Mozambiques-lifting-and-handling-specialists-Remi-GUIGUE-Foselev

We aim to develop new services in areas including industrial maintenance and structural steel construction.

Rémi GUIGUE General Manager, Mozambique FOSELEV

Mozambique’s lifting and handling specialists

May 30, 2024

Rémi Guigue, general manager of FOSELEV in Mozambique, talks to The Energy Year about expanding the company’s portfolio of services to capitalise on emerging opportunities in Mozambique’s mining and construction sectors. FOSELEV is a French industrial services company with international operations in the construction, maritime and energy sectors.

What are the current market conditions for Mozambican contracting companies?
Mozambique’s business activity relies heavily on industrial and extraction projects. Companies flourish when projects are in progress, but face difficulties when there’s a hiatus. Simply waiting for opportunities to appear is not a solution; in our industry, survival hinges on adaptability and awareness. We need to constantly monitor where projects are happening and be prepared to move our services to those locations.
We’re currently experiencing significant growth because we’ve secured several contracts and are heavily invested in building a new combined gas plant and electrification network in Temane. It’s a massive, USD 850-million undertaking that necessitates deploying almost all our resources.

How has FOSELEV structured its operations to capture business?
We have been present in Mozambique since 2015 as a logistics, maintenance and contracting company, and we’re currently expanding our maintenance and construction offer to provide our clients with truly integrated support.
Our initial plan in 2015 was to acquire a company and its existing client base, but, unfortunately, the deal fell through. Undeterred, we changed direction and, with just myself and some equipment, we built the business from the ground up. Building recognition took time and dedication, but within four or five years, we established ourselves as a reputable company and today we are one of the most recognised companies in Mozambique offering lifting and handling equipment and trucks.

 

What are the company’s plans for the future?
We’re committed to growing our core activities but also recognise the value of diversification. We aim to develop new services in areas including industrial maintenance and structural steel construction, as well as the associated logistics, which will allow us to provide a more comprehensive offer to our clients. Adding in our contracting services, we will be able to design and build full or partial facilities, from the initial study phases through to completion.
Our services will go beyond new construction, however.
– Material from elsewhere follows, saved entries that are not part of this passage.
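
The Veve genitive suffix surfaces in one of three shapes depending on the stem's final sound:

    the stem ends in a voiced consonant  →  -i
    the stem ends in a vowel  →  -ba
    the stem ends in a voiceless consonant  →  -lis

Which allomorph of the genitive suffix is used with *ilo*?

-ba

The final sound of *ilo* is /o/, which is a vowel, so the suffix is -ba.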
We will leverage our existing workshops to offer maintenance support, including equipment checks, consolidating the presence we have already gained in the maintenance market through some clients.
We will implement our strategy in a phased manner. Setting a target of 30% of turnover from maintenance activities within the next two years would be too ambitious. Instead, we’ll focus on a gradual shift by targeting existing factories, such as cement plants and breweries.
We’ll pursue partnerships and focus on turnkey solutions. Collaborating with established factory manufacturers and participating in prefabrication projects will be key. Our goal is to provide clients with comprehensive services that address all their needs, particularly for smaller-scale projects.
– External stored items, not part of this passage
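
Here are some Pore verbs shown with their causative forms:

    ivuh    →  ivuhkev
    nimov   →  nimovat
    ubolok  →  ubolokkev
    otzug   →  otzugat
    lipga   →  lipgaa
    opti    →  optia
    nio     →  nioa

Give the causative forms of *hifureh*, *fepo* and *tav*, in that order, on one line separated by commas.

Looking at the final sound of each stem: -kev when the stem ends in a voiceless consonant (*ivuh*, *ubolok*); -at when the stem ends in a voiced consonant (*nimov*, *otzug*); -a when the stem ends in a vowel (*lipga*, *opti*, *nio*).
Since the final sound of *hifureh* is /h/ (a voiceless consonant), it takes -kev, giving *hifurehkev*.
*fepo*: final sound = /o/, a vowel → -a → *fepoa*.
Since the final sound of *tav* is /v/ (a voiced consonant), it takes -at, giving *tavat*.

hifurehkev, fepoa, tavat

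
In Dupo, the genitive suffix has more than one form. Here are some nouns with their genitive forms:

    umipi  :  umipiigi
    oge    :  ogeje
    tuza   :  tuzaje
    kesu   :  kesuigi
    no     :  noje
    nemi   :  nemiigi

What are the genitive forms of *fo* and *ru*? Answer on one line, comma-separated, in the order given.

The alternation tracks the last vowel of the stem — -igi when the last vowel of the stem is a high vowel (*umipi*, *kesu*, *nemi*); -je when the last vowel of the stem is a non-high vowel (*oge*, *tuza*, *no*).
The last vowel of *fo* is /o/, which is a non-high vowel, so the suffix is -je, giving *foje*.
The last vowel of *ru* is /u/, which is a high vowel, so the suffix is -igi, giving *ruigi*.

foje, ruigi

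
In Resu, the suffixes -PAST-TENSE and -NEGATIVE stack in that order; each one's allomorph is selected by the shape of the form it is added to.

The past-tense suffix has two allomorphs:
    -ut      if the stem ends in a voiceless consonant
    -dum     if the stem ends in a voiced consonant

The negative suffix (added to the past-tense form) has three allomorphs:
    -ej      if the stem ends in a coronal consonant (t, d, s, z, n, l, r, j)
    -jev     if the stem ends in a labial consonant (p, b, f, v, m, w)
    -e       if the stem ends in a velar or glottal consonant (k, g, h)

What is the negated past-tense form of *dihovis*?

The final consonant of *dihovis* is /s/, which is voiceless, so the past-tense suffix is -ut, giving *dihovisut*.
Since the final consonant of the past-tense form *dihovisut* is /t/ (coronal), it takes -ej, giving *dihovisutej*.

dihovisutej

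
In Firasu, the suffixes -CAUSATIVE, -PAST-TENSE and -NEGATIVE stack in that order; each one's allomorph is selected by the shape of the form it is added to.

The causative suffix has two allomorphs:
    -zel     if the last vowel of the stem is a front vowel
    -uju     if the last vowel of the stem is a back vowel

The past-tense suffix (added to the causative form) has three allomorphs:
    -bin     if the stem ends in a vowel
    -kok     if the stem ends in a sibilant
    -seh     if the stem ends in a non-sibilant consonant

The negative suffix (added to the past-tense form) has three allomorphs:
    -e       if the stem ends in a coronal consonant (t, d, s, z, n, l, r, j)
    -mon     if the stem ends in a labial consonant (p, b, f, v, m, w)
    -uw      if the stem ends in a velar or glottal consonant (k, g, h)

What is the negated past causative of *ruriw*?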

In 2022, FOSELEV opened an office in Temane, where a power station is under development. What was the strategy behind the decision and how is it going so far?
Launching in Temane was a calculated risk. We didn’t have clients or orders, and our strategy was to position ourselves to capture the right opportunities. It paid off when a major project commenced. The president even officiated the ground-breaking ceremony. Our early presence allowed us to secure business from large civil construction clients, and we became the go-to source whenever the project required equipment such as cranes. We quickly established ourselves as a key service provider.
During the period leading up to the launch of the project, however, business was slow and it was challenging. But once the project began, everything shifted and we redeployed our resources to meet demand from Temane. This is an illustration of our approach: be ready, seek out projects and adapt to capitalise on opportunities.
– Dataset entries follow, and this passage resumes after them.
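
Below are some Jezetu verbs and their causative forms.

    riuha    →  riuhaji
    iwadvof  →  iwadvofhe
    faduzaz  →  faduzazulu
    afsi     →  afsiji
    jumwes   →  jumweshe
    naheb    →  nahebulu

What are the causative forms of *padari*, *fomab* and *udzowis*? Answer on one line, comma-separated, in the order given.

padariji, fomabulu, udzowishe

Looking at the final sound of each stem: -he when the stem ends in a voiceless consonant (*iwadvof*, *jumwes*); -ulu when the stem ends in a voiced consonant (*faduzaz*, *naheb*); -ji when the stem ends in a vowel (*riuha*, *afsi*).
*padari* — final sound /i/ (a vowel) → -ji → *padariji*.
*fomab*: final sound = /b/, a voiced consonant → -ulu → *fomabulu*.
*udzowis*: final sound = /s/, a voiceless consonant → -he → *udzowishe*.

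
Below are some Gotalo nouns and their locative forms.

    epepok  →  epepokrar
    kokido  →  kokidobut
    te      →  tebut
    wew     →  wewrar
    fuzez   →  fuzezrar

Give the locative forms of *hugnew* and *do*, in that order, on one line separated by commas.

The suffix is conditioned by the final sound: -rar when the stem ends in a consonant (*epepok*, *wew*, *fuzez*); -but when the stem ends in a vowel (*kokido*, *te*).
*hugnew* — final sound /w/ (a consonant) → -rar → *hugnewrar*.
*do* — final sound /o/ (a vowel) → -but → *dobut*.

hugnewrar, dobut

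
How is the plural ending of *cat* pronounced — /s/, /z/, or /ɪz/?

/s/

The stem *cat* ends in a voiceless non-sibilant consonant.
The plural suffix surfaces as /ɪz/ after sibilants, /s/ after other voiceless consonants, and /z/ after other voiced sounds.
So the plural -s on *cat* is pronounced /s/.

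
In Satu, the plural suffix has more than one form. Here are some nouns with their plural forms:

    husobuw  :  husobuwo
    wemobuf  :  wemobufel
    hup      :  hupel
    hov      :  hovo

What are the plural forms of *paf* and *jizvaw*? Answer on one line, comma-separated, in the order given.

The pattern is voicing of the final consonant: -el when the stem ends in a voiceless consonant (*wemobuf*, *hup*); -o when the stem ends in a voiced consonant (*husobuw*, *hov*).
*paf*: final consonant = /f/, voiceless → -el → *pafel*.
*jizvaw* — final consonant /w/ (voiced) → -o → *jizvawo*.

pafel, jizvawo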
How does a company go about developing a skilled workforce that can operate heavy machinery?
Investing in Mozambican talent was one of our priorities from the beginning. Leveraging our experience as France’s second-largest lifting company, we initially dispatched Portuguese-speaking instructors to work alongside our crane operators. Over a year-long training programme, we equipped them with skills to operate mobile cranes effectively. Once they became proficient, we identified promising candidates within the team and provided them with additional training to become crane operators themselves. This approach fostered a culture of continuous learning and advancement within the company that we maintain today.
We complement our internal training with certifications from third-party companies. These companies provide regular theoretical and practical lessons, ensuring that our operators’ skills remain current. It is through ongoing professional development that we guarantee the quality and safety of our operations.

What are the company’s current mining operations?
We’ve been involved in the gem mine in Cabo Delgado, constructing a washing plant and related facilities. Currently, our work is limited to surface-level mining operations, but we recognise there is potential business for us in deeper mining activities and we are positioning ourselves to penetrate that market. We want to establish a dedicated presence with personnel and equipment in strategic locations close to the mining sites.
Success in mining relies heavily on raw material prices, which recently experienced severe fluctuations across many African mines. In contrast to the gas sector, where prices are relatively stable and offer a reasonably predictable outlook for investment, the mining sector is volatile and challenging to navigate.